Review: The Sisters Brothers

Author: Patrick deWitt
Publisher-Format: audio-Dreamscape Media, 7 hrs, 41 min
Narrator: John Pruden
Year of publication: 2012
Subject: hired hands in the Wild West
Setting: Northern California, San Francisco gold fields
Genre: Western
Source: public library download
Awards: Man-Booker Shortlist, Governor General's Literary Award (Canada)

I'm not normally a fan of westerns.  That said, if there were ever a book that would convert me to the genre, The Sisters Brothers is it!  From the very clever cover, to the head-turning title, I was drawn in.  In this Booker Prize short list nominee, the narrator of the tale, Eli Sisters and his brother Charlie are hired guns.  They have been sent by "The Commodore" to find someone, get back what was stolen from him, and of course, make sure this thief is not left in a position to steal again.  (Or so we believe).  The actual tasking is only slowly revealed as the brothers go from place to place looking for their prey, and defending their honor and lives in the meantime.  Their adventures bring us a panoply of characters at once dastardly, colorful, and
utterly lovable.  They are just so much fun!
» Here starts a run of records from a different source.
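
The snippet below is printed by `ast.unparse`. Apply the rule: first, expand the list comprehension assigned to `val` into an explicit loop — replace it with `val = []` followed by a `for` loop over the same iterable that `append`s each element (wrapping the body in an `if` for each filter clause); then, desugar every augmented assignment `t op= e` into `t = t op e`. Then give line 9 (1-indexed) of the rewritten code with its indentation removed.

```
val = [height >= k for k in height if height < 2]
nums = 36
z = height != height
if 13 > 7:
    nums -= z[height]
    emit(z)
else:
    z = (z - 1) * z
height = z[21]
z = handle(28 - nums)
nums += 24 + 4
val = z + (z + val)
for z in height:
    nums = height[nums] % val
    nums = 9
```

emit(z)

Transformed code:
val = []
for k in height:
    if height < 2:
        val.append(height >= k)
nums = 36
z = height != height
if 13 > 7:
    nums = nums - z[height]
    emit(z)
else:
    z = (z - 1) * z
height = z[21]
z = handle(28 - nums)
nums = nums + (24 + 4)
val = z + (z + val)
for z in height:
    nums = height[nums] % val
    nums = 9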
Yes, there is violence, and much of it is probably gratuitous, but it is told from the viewpoint of the times.  The dashing, daring-do of their antics and the wild-west scenarios are splendid.  There's definitely a movie buried in here.  Yet, while the action scenes are well written, with just enough detail to paint clear pictures, but not too graphic to sicken, it is the dialogue between the brothers, their victims, and their cons, that is either "roll on the floor laughing " funny, or so philosophically sophisticated that you almost have to stop and say "Wait.....did they really talk like that?"  I reflected that many educated men of that era had the "classics" as their text books, so the rather archaic and complex grammar and vocabulary did in fact come naturally to them.  It just sounds a bit over the top at first.
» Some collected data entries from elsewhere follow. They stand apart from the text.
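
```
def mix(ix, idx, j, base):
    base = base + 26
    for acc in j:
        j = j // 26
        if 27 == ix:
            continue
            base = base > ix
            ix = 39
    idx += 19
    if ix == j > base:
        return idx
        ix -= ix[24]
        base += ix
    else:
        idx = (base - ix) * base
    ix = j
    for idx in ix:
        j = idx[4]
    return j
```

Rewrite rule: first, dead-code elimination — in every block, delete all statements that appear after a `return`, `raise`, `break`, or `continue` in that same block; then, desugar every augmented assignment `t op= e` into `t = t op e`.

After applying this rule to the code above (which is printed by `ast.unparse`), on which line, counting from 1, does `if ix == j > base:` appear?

Transformed code:
def mix(ix, idx, j, base):
    base = base + 26
    for acc in j:
        j = j // 26
        if 27 == ix:
            continue
    idx = idx + 19
    if ix == j > base:
        return idx
    else:
        idx = (base - ix) * base
    ix = j
    for idx in ix:
        j = idx[4]
    return j

8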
It's definitely a book about violence, about vengeance, and about revenge, but it is also a book about self-knowledge, reflection, and forgiveness.  I'm not sure I'd call the ending redemptive, but it certainly was more than appropriate to the story.  Even if you've never been a western fan, give this one a try.  Think Hawaii 5-0 in the gold mining territory of Northern California.

1 comment:

  1. This is on my TBR list and now your review makes me want to bump it up a few places.